Os abates no trimestre encerrado em dezembro alcançou o recorde de 2,2 milhões de animais, 15% mais que em igual período de 2012. No intervalo, foi produzido um volume recorde de 596 mil toneladas de carne bovina, enquanto as exportações de boi em pé cresceram 230%, para 275 mil toneladas, sempre em relação ao quarto trimestre de 2012.
Essa alta na produção ameaçou reduzir os preços do gado e da carne no mercado local em 2013. Mas o crescente apetite da China por carne vermelha ajudou a amortecer o impacto da seca sobre os criadores e produtores australianos. No ano passado, os embarques australianos de carne bovina à China saltaram para 155 mil toneladas, ante 30 mil em 2012, ou quase 50% do volume total importado pelos chineses.
“Os consumidores chineses comem quantidades relativamente pequenas de carne bovina, mas eles são 1,3 bilhão e tendem a continuar compradores no futuro”, diz Tim McRae, economista da empresa de marketing e pesquisa agropecuária Meat & Livestock Australia. A forte demanda em parte da Ásia e as restrições na oferta produziram uma alta de 6% dos preços mundiais do gado entre junho e dezembro de 2013, segundo o Rabobank. A instituição prevê que as limitações na ponta da oferta sustentarão os preços neste começo de 2014.
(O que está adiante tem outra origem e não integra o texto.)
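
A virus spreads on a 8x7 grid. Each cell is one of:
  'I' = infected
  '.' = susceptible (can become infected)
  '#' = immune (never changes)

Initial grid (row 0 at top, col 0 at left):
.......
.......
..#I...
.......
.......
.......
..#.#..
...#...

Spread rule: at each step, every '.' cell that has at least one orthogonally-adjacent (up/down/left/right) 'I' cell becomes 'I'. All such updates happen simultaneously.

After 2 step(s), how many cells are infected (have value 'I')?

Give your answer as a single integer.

Step 0 (initial): 1 infected
Step 1: +3 new -> 4 infected
Step 2: +7 new -> 11 infected

Answer: 11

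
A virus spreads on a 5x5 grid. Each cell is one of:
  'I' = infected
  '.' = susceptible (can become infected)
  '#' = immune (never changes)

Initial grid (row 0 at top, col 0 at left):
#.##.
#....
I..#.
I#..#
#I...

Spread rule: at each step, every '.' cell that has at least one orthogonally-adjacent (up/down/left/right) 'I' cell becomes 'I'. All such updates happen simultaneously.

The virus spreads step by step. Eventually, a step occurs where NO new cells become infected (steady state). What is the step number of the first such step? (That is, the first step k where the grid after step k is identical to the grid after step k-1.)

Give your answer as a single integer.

Answer: 7

Derivation:
Step 0 (initial): 3 infected
Step 1: +2 new -> 5 infected
Step 2: +4 new -> 9 infected
Step 3: +4 new -> 13 infected
Step 4: +1 new -> 14 infected
Step 5: +1 new -> 15 infected
Step 6: +2 new -> 17 infected
Step 7: +0 new -> 17 infected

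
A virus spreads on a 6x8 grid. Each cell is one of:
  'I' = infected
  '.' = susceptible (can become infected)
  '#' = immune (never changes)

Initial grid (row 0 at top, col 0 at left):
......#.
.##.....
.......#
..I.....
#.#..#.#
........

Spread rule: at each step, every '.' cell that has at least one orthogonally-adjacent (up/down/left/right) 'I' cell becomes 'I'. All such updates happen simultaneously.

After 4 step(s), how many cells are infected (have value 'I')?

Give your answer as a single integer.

Answer: 25

Derivation:
Step 0 (initial): 1 infected
Step 1: +3 new -> 4 infected
Step 2: +6 new -> 10 infected
Step 3: +7 new -> 17 infected
Step 4: +8 new -> 25 infected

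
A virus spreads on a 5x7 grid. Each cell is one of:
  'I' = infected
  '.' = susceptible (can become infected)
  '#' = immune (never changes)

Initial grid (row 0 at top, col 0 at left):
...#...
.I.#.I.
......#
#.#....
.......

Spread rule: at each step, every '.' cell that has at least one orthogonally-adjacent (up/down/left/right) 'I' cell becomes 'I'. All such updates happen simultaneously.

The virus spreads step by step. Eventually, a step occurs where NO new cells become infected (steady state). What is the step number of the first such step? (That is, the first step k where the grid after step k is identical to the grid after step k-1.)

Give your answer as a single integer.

Step 0 (initial): 2 infected
Step 1: +8 new -> 10 infected
Step 2: +9 new -> 19 infected
Step 3: +5 new -> 24 infected
Step 4: +5 new -> 29 infected
Step 5: +1 new -> 30 infected
Step 6: +0 new -> 30 infected

Answer: 6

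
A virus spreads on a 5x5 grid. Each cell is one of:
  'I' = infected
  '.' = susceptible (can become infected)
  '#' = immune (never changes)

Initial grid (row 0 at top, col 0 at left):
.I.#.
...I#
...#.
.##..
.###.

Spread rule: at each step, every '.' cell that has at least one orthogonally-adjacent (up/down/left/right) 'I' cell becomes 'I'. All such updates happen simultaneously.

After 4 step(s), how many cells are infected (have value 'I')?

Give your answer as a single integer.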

Nos EUA, maior produtor mundial de carne bovina, uma seca também aguda nos estados de Texas e Califórnia reduziram a 87 milhões seu número de cabeças de gado, menor nível desde 1951. Isso elevou os preços da carne bovina americana e levaram o Departamento de Agricultura dos EUA (USDA) a projetar uma queda de 5% no consumo do produto ao longo deste ano.
McRae prevê que a queda das exportações australianas poderá impulsionar ainda mais as cotações mundiais. “A Austrália é um grande exportador mundial, e, se houver chuva, os criadores vão manter seus animais e começarão a recompor seus rebanhos”, diz McRae. “Isso exercerá pressões sobre os preços da carne bovina.” Em algumas das áreas afetadas pela seca de Queensland e Nova Gales do Sul, há sinais de que um abrandamento da seca pode estar a caminho. Nesta semana, choveu no distrito de Boulia.
“As chuvas que tivemos na noite de ontem são um bom começo”, diz Britton. “Se tivermos um volume de chuvas realmente bom no mês que vem ou nos próximos um ou dois meses, os criadores vão recompor seus rebanhos”.
Fonte: Jornal Valor Econômico, resumida e adaptada pela Equipe BeefPoint.